Paver and Throw Away Scripts

I’ve been making an effort to automate as much as I can recently. Part of this effort has been to utilize more Unix tools, but as a Python programmer, it isn’t always obvious how to combine the two. Paver is a build tool written in Python that aims to be similar to Rake for Ruby. If you’ve ever tried to maintain a Makefile and have felt out of your element, Paver is a great tool to help bridge the gap. It doesn’t have the same target based design that make does, but in terms of keeping a collection of operations dealing with files and/or running processes, Paver does a great job to bridge the gap between Python and the shell.

Beyond being helpful in builds, Paver provides a great tool for writing throw away scripts. If you’ve ever had a task that you needed some code for that didn’t need a full fledged module or package, then a pavement file can help to keep things organized. Its concept of tasks helps to keep small operations organized and allows you to keep your code semi-modular as you hack away. Paver also provides some helpful tools to make things like command line flags and input simple and direct. If the throwaway code does end up becoming a module that to needs stick around, you are one step closer to making it official as Paver provides some tooling for setuptools.

Using the simple example of examining log messages, I’ll show you how Paver makes the process really simple and intuitive.

First off, you have a log file somewhere you want to copy to your system. The easiest thing to do would be to copy it via scp. Here is an example in Paver.

# we'll assume the rest of these examples import this
from paver.easy import *


@task
def grab_logfile():
    sh('scp eric@myhost.org:/var/log/myapp.log .')

The ‘sh’ function calls a command much like the Popen class. You can capture the output as well in a variable. Another helpful aspect is that you can add command line arguments. Here is a good example of how you can find the package name and version in a Python package.

@task
@cmdopts([('pkg=', 'p', 'The path to the package')])
def pkg_name_version():
    if not options.pkg_name_version.get('pkg'):
        print 'I need a package name'

    scratch_dir = path('scratch_dir')
    scratch_dir.mkdir()

    pkg = path(options.pkg_name_version.pkg)
    pkg.copy(scratch_dir)
    sh('tar zxvf %s' % (pkg.basename()), cwd=scratch_dir)
    name = sh('python setup.py --name', cwd=(scratch_dir / pkg.basename())).strip()
    version = sh('python setup.py --version, cwd=(scratch_dir / pkg.basename())).strip()
    print 'Name: %s' % name
    print 'Version: %s' % version

I’m making an assumption that you have a tar.gz package that has the same name as the package. The code uses a ‘-p’ or ‘–pkg’ flag to get the package name. It makes a scratch directory where it will copy the tar.gz into. From there we unpack the tar.gz and ask the package’s setup.py to tell us the name and version.

You can see it is really simple to do things like run commands in specific directories and capture input as needed. Also, Paver includes a really handy path library that helps to make path operations more intuitive.

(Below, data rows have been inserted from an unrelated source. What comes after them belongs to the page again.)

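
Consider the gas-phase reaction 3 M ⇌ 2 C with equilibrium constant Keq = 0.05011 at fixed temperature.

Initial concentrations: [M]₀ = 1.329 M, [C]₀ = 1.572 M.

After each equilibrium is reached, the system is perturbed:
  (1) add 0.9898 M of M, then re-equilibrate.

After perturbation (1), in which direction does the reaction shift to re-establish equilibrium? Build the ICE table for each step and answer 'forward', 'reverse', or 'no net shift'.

Direction: forward

Q₀ = 1.053 vs Keq = 0.05011 ⇒ Q>K, reverse
Step 1:
                   M          C
  I            1.329      1.572
  C            1.093    -0.7284
  E            2.422     0.8436
  solve Keq expr → x = -0.3642; check Q = 0.05011
Then add 0.9898 M of M.
Step 2:
                   M          C
  I            3.411     0.8436
  C          -0.4478     0.2985
  E            2.964      1.142
  solve Keq expr → x = 0.1493; check Q = 0.05011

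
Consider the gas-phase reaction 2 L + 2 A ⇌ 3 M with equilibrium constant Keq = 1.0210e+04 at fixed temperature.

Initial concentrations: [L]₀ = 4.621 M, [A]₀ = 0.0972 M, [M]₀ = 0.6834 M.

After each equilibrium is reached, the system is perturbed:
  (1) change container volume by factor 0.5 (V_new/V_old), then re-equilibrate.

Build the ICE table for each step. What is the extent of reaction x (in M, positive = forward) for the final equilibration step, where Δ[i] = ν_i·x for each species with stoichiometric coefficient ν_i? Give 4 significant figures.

Q₀ = 1.582 vs Keq = 1.0210e+04 ⇒ Q<K, forward
Step 1:
                  L         A         M
  Initial     4.621    0.0972    0.6834
  Change   -0.09556  -0.09556    0.1433
  Equil       4.525  0.001644    0.8267
  solve Keq expr → x = 0.04778; check Q = 1.0210e+04
Then change container volume by factor 0.5 (V_new/V_old).
Step 2:
                  L         A         M
  Initial     9.051  0.003288     1.653
  Change  -9.5969e-04 -9.5969e-04   0.00144
  Equil        9.05  0.002328     1.655
  solve Keq expr → x = 4.7984e-04; check Q = 1.0210e+04

x = 4.7984e-04 M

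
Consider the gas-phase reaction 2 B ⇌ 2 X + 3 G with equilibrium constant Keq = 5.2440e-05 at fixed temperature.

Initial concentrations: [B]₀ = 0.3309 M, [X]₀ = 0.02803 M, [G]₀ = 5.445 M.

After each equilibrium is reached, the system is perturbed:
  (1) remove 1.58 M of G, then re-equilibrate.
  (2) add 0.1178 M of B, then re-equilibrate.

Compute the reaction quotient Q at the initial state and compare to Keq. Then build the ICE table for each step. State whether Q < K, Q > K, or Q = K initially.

Q₀ = 1.158 vs Keq = 5.2440e-05 ⇒ Q>K, reverse
Step 1:
                   B          X          G
  Initial     0.3309    0.02803      5.445
  Change     0.02782   -0.02782   -0.04173
  Equil       0.3587 2.0683e-04      5.403
  solve Keq expr → x = -0.01391; check Q = 5.2440e-05
Then remove 1.58 M of G.
Step 2:
                   B          X          G
  Initial     0.3587 2.0683e-04      3.823
  Change  -1.4050e-04 1.4050e-04 2.1074e-04
  Equil       0.3586 3.4732e-04      3.823
  solve Keq expr → x = 7.0248e-05; check Q = 5.2440e-05
Then add 0.1178 M of B.
Step 3:
                   B          X          G
  Initial     0.4764 3.4732e-04      3.823
  Change  -1.1396e-04 1.1396e-04 1.7094e-04
  Equil       0.4763 4.6128e-04      3.824
  solve Keq expr → x = 5.6980e-05; check Q = 5.2440e-05

Q₀ = 1.158; Q > K (proceeds reverse)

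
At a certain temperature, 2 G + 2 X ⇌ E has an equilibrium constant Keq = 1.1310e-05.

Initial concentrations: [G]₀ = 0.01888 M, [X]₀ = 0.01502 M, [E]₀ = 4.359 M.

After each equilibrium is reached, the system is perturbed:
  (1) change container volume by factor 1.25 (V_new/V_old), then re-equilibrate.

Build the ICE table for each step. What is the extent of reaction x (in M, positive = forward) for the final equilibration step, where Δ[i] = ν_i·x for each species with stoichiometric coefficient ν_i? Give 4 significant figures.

x = -0.02357 M

Q₀ = 5.4205e+07 vs Keq = 1.1310e-05 ⇒ Q>K, reverse
Step 1:
                    G           X           E
  init        0.01888     0.01502       4.359
  Δ             8.594       8.594      -4.297
  eq            8.613       8.609     0.06217
  solve Keq expr → x = -4.297; check Q = 1.1310e-05
Then change container volume by factor 1.25 (V_new/V_old).
Step 2:
                    G           X           E
  init           6.89       6.887     0.04974
  Δ           0.04714     0.04714    -0.02357
  eq            6.937       6.934     0.02617
  solve Keq expr → x = -0.02357; check Q = 1.1310e-05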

I haven’t really covered anything that isn’t in the docs, but hopefully you can see how some of its tools help make simple throw away scripts easier. It should also be clear that Paver doesn’t make these scripts perfect. You can see from my example above that in order to provide a better interface you’d probably want to use something than Paver’s built in command line options support. But for a throw away script, it is simple and gets the job done. The same goes for the path library. Sometimes it can be a little verbose at times because you need to be more specific by using things like the basename or abspath method. Again, it gets the job done adding just the right amount of framework to make things easier, not perfect.

The big win with Paver is that you have all the benefits of a Python environment while having easy access to the shell. Here is an example of reading and filtering a log file with Popen vs. Paver.

@task
def read_with_popen():
    log = path('/var/log/app.log')

    p1 = Popen(['tail', '-f', log], stdout=PIPE)
    p2 = Popen(['grep', 'foo'], stdin=p1.stdout, stdout=PIPE)
    p3 = Popen(['grep', '-v', 'bar'], stdin=p2.stdout)

@task
def read_with_sh():
    log = path('/var/log/app.log')
    sh('tail -f %s | grep foo | grep -v bar' % log)

You can always redirect the output to some file or you could use the ‘capture=True’ argument in the ‘sh’ call to do further processing. Either method certainly works, but for a quick script, Paver does a great job utilizing an obvious pattern that allows quick access from Python.

I’ve never been a huge advocate of Paver in the past because it didn’t seem like a critical tool, but I’m beginning to become a real fan. It is a tool that you can live without if you’ve never had it, but once you recognize where it excels and you begin to use it, it quickly becomes indispensable.